What better excuse than having time to spend with a baby you worked so hard to create? I felt then as I do now, so fortunate and grateful to have that option available. It’s worked for 10 years and two children.


When my oldest started preschool, I felt relieved I had the one on one time I needed with my youngest and the ability to get things done while nap time still seamlessly occurred.

When my youngest started school, I thought, great I could finally get shopping done in peace and clean the house without the constant storm following me. But I always got them back halfway through the day, and our schedule could continue.

Even when they started elementary school, they needed me a great deal. I would walk them to and from school and be present for most of their events.

Now my 10-year-old is on the cusp of middle school. My 7-year-old being exposed to older kids her entire life no longer needs or wants me to schedule her time and is much happier handling her school things independently.

I find my schedule split wide open, and while that should be a cause to celebrate, I find it frightening. My children’s lives have been so intertwined with my own that I don’t know who I am anymore without them.

By letting go of my job 10 years ago, I also lost my drive for any life outside the home or children. Yes, I had friends, and I could always apply for a part-time job to get out of the house, but I had wanted more once, hadn’t I?

I had clear aspirations to become a writer, a teacher, a chronic student. Amid diapers, breast/bottle, nonexistent sleep schedule, and a husband who was inconsistently home, I barely made it through my associates’ program. From there, my once career-driven mind took a back seat and slowed its pace to tea parties on the lawn and baking competitions.

I don’t regret any of that, but now that they are grown and barely needing me more than shuffling them to and from school and checking to see if their homework is done correctly, I find myself wondering, What do I do next?

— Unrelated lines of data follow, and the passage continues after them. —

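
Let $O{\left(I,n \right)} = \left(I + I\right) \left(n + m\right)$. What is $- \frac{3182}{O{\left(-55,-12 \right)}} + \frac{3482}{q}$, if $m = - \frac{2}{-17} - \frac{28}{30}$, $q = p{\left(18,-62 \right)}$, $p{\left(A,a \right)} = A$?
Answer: $\frac{1438493}{7524} \approx 191.19$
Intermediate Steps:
$q = 18$
$m = - \frac{208}{255}$ ($m = \left(-2\right) \left(- \frac{1}{17}\right) - \frac{14}{15} = \frac{2}{17} - \frac{14}{15} = - \frac{208}{255} \approx -0.81569$)
$O{\left(I,n \right)} = 2 I \left(- \frac{208}{255} + n\right)$ ($O{\left(I,n \right)} = \left(I + I\right) \left(n - \frac{208}{255}\right) = 2 I \left(- \frac{208}{255} + n\right)$)
$- \frac{3182}{O{\left(-55,-12 \right)}} + \frac{3482}{q} = - \frac{3182}{\frac{2}{255} \left(-55\right) \left(-208 + 255 \left(-12\right)\right)} + \frac{3482}{18} = - \frac{3182}{\frac{2}{255} \left(-55\right) \left(-208 - 3060\right)} + 3482 \cdot \frac{1}{18} = - \frac{3182}{\frac{2}{255} \left(-55\right) \left(-3268\right)} + \frac{1741}{9} = - \frac{3182}{\frac{71896}{51}} + \frac{1741}{9} = \left(-3182\right) \frac{51}{71896} + \frac{1741}{9} = - \frac{1887}{836} + \frac{1741}{9} = \frac{1438493}{7524}$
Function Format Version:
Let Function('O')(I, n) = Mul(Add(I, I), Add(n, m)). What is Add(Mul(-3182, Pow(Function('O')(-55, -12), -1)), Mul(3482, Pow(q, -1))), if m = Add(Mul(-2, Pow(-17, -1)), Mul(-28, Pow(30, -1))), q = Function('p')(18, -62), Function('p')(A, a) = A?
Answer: Rational(1438493, 7524) ≈ 191.19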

For the first couple of years, I busied my time maintaining the house to an impeccable standard. I also managed to lose my baby weight and started down a paleo cooking path and homemade meals. Though all those activities are fulfilling, I find in the house’s silence that I have lost myself in a critical way I never noticed with all the distractions.

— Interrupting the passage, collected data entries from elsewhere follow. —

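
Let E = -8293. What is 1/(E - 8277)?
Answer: -1/16570 ≈ -6.0350e-5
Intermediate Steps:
1/(E - 8277) = 1/(-8293 - 8277) = 1/(-16570) = -1/16570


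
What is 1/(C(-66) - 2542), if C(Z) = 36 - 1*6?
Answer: -1/2512 ≈ -0.00039809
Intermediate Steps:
C(Z) = 30 (C(Z) = 36 - 6 = 30)
1/(C(-66) - 2542) = 1/(30 - 2542) = 1/(-2512) = -1/2512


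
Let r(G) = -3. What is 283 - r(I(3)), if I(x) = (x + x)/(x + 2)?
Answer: 286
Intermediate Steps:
I(x) = 2*x/(2 + x) (I(x) = (2*x)/(2 + x) = 2*x/(2 + x))
283 - r(I(3)) = 283 - 1*(-3) = 283 + 3 = 286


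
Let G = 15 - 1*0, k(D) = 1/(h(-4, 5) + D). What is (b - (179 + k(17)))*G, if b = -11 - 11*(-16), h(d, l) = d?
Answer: -2745/13 ≈ -211.15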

I’m 10 years older and on paper have very little to show for it compared to my peers (academically or career-wise). I know this drags on as one big complaint, and believe me, that’s not my intention. I’ve just noticed that this is a topic of rearing children no one ever told me about.

Maybe because it’s taboo—How dare I complain that after years of being able to stay home with my kids, my days are so empty I’m bored to tears? That I regret not having the struggle of home/work balance that many other women had no choice in?

A few years ago, I remembered a joke I told my husband, we were discussing the kids going back to school that fall, and he wanted to know if I had any plans to start writing again or what I was going to do with my time and I threw my arms in the air and sighed, “I don’t know what I want to be when I grow up.”

It was abrupt and weird, and yes, a little funny, because even through all the years and challenges when I thought about picking up writing again, I still felt like an unsure 21-year-old, staring at a college essay wondering if I will ever get to the finish line—this career that would make me feel accomplished.

Thanks to COVID, I’ve had lots of time to think about this. I realized that many of the constraints placed upon myself, my lack of education or a career, are things I put on myself. No one has ever made me feel guilty for it except for me, and there was never a time limit placed on my contribution to the world. I put that there as well.

I’m still unsure of my future direction, but I’m getting there, and the fear I have of the kids needing me less shrinks daily. It’s not shameful to change your ambitions and then realize that you want them back. They will still be there when you decide. You are not grown up yet.